Design a RAG System
A model with a knowledge cutoff and no access to your private documents has to answer questions about both — so you retrieve the right passages and hand them to it as context. We size the corpus in bytes and vectors, dial an interactive chunker until retrieval hits, draw the vector index and reranker honestly, and end on the part everyone skips: how you measure whether any of it worked. Drawn, computed, and animated.
System design · AI / ML. The source ↗
A free, interactive, animated visual explainer of Design a RAG System — built to be understood, not skimmed.
Questions
- What is a RAG (retrieval-augmented generation) system?
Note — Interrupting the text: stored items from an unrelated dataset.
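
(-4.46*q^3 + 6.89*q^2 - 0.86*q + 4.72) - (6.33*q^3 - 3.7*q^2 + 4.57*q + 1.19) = -10.79*q^3 + 10.59*q^2 - 5.43*q + 3.53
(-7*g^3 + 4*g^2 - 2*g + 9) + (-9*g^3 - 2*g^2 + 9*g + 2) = -16*g^3 + 2*g^2 + 7*g + 11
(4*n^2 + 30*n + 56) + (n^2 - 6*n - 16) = 5*n^2 + 24*n + 40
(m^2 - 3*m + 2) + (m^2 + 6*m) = 2*m^2 + 3*m + 2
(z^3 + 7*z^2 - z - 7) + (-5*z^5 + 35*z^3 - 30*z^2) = -5*z^5 + 36*z^3 - 23*z^2 - z - 7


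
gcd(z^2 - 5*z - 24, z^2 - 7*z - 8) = z - 8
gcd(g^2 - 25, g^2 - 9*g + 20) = g - 5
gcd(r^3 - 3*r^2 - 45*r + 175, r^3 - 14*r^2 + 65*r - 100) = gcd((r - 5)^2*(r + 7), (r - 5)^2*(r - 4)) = r^2 - 10*r + 25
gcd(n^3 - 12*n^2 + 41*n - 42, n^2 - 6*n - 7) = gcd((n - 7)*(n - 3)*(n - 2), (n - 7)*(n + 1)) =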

- RAG is a design that combines a language model with an external, searchable knowledge base so the model answers from retrieved documents instead of from memory alone. The paper that named it describes "retrieval-augmented generation (RAG) — models which combine pre-trained parametric and non-parametric memory for language generation," where "the parametric memory is a pre-trained seq2seq model and the non-parametric memory is a dense vector index." In practice a RAG system splits your documents into chunks, embeds each chunk as a vector, stores those vectors in an index, and at query time retrieves the most relevant chunks and pastes them into the model’s prompt as context. It exists because a model has a fixed knowledge cutoff and cannot see your private corpus; retrieval closes both gaps without retraining.
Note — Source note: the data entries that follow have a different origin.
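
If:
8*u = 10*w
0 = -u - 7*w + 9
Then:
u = 15/11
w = 12/11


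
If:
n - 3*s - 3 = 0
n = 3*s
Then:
No Solution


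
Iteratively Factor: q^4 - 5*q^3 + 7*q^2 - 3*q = (q - 3)*(q^3 - 2*q^2 + q) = (q - 3)*(q - 1)*(q^2 - q) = q*(q - 3)*(q - 1)*(q - 1)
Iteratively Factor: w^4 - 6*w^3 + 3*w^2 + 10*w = (w)*(w^3 - 6*w^2 + 3*w + 10) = w*(w - 2)*(w^2 - 4*w - 5) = w*(w - 5)*(w - 2)*(w + 1)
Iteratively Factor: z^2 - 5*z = (z - 5)*(z)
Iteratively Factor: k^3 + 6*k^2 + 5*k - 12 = (k - 1)*(k^2 + 7*k + 12) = (k - 1)*(k + 4)*(k + 3)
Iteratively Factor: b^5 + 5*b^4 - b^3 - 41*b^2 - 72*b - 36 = (b + 2)*(b^4 + 3*b^3 - 7*b^2 - 27*b - 18) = (b - 3)*(b + 2)*(b^3 + 6*b^2 + 11*b + 6) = (b - 3)*(b + 2)^2*(b^2 + 4*b + 3) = (b - 3)*(b + 1)*(b + 2)^2*(b + 3)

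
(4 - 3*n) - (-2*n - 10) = 14 - n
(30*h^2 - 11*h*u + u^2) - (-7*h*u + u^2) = 30*h^2 - 4*h*u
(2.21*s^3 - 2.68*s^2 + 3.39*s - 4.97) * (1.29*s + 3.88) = 2.8509*s^4 + 5.1176*s^3 - 6.0253*s^2 + 6.7419*s - 19.2836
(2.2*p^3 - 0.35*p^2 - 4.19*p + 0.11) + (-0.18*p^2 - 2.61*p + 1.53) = 2.2*p^3 - 0.53*p^2 - 6.8*p + 1.64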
- When should you use RAG instead of fine-tuning?
- Use RAG when the problem is knowledge — facts that change, that are private to you, or that must be cited. Retrieval lets you add, update, or delete a document by re-indexing it in seconds, and it lets the answer point at the source. Use fine-tuning when the problem is behavior — a tone, a format, a skill, or a domain style the model should internalize. The two are not rivals: many production systems fine-tune for form and retrieve for facts. The honest rule is that fine-tuning teaches the model how to say things, and RAG gives it something true to say.
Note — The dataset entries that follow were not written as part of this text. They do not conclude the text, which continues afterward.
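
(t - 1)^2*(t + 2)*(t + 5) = t^4 + 5*t^3 - 3*t^2 - 13*t + 10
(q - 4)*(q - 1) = q^2 - 5*q + 4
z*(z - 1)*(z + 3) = z^3 + 2*z^2 - 3*z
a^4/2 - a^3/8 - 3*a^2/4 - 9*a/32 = a*(a/2 + 1/4)*(a - 3/2)*(a + 3/4)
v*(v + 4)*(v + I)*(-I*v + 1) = -I*v^4 + 2*v^3 - 4*I*v^3 + 8*v^2 + I*v^2 + 4*I*v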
- Why is chunking so important in a RAG system?
- Because retrieval can only return whole chunks, so the chunk boundary decides whether an answer is retrievable at all. Chunks that are too small split a fact across a boundary — no single chunk contains the whole answer, so retrieval returns a fragment. Chunks that are too large bury the relevant sentence in unrelated text, which dilutes the embedding and drops the chunk’s match score, so it loses to sharper chunks. There is a sweet spot in between, and adding overlap between adjacent chunks buys back facts that straddle a boundary. It is the cheapest lever with the biggest effect on retrieval quality, which is why it is worth tuning against real questions rather than guessing.
- What is reranking and why add a second retrieval stage?
- Reranking is a second, slower, more accurate pass over the candidates the first stage retrieved. The first stage — a vector index — is fast because it compares a query vector to millions of document vectors independently, but that independence is exactly why it is imprecise. A reranker is a cross-encoder that reads the query and one candidate together and scores their true relevance, which is far more accurate but far too expensive to run over the whole corpus. So you retrieve maybe 100 candidates cheaply, rerank them to pick the best 5, and feed only those to the model. The cost is latency: reranking N candidates adds N model calls, which is the trade you dial against your latency budget.
- How do you evaluate a RAG system?
- By measuring retrieval and generation separately, because they fail differently. Retrieval is scored with recall — did the chunk containing the answer make it into the retrieved set? — against a golden set of questions with known answers. Generation is scored on faithfulness (also called groundedness): is every claim in the answer actually supported by the retrieved context, or did the model make something up? A common framing is the RAG triad: context relevance (are the retrieved chunks relevant to the question), groundedness (is the answer supported by those chunks), and answer relevance (does the answer actually address the question). A high final answer with low retrieval recall is luck, not a working system, so you watch both.